Именно тут, — думал ты, — начинается настоящая Польша, плоская, застроенная говняными каракатицами из пустотелого кирпича, та самая черная дыра посреди страны, тянущаяся от самых границ Великопольски до Вислы и от Торуни по самую Силезию, та нищенская и мрачная плоскость, которая является основным польским пейзажем, базовым, титульным, точно так же, как для Венгрии — Пуста, для Словакии — Татры, для Франции — долина Мозеля, для Германии — скала Лореляй и так далее. В Польше данную функцию выполняет плоский, блинный пейзаж, покрытый бетонным дерьмом без складу и ладу. Ты ехал через самую середку этой польской черной дыры, проезжал мимо польских домов, в которых еще шла польская жизнь, «еще Польска»[244]

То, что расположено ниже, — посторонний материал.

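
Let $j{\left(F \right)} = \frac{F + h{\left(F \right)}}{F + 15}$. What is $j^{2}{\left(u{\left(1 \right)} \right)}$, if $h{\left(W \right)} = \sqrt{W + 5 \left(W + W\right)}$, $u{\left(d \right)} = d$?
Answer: $\frac{3}{64} + \frac{\sqrt{11}}{128} \approx 0.072786$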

звучало уже на практически до конца разрядившемся аккумуляторе, в окнах ты видел светлые прямоугольники телевизионных экранов, и над всем этим висел громадный, бледный месяц, из-за которого эта ночь казалась полярной ночью; ты видел ярко освещенные кладбища, которые вновь должны были вскоре начать массовое и ускоренное производство духов, призраков и упырей; ты ехал мимо костёлов, в которых колокола не переставали бить.У тебя заканчивался бензин, так что в какой-то деревушке ты съехал на заправку. Оператор взял у тебя деньги, практически не отрывая глаз от телевизора, TVN24 как раз пускало материал из «оккупированной Голдапи», ты видел российских солдат с автоматами на фоне голдапьских вывесок, парикмахерского салона ЕВА и КРЕДИТОВ-МИНУТОК.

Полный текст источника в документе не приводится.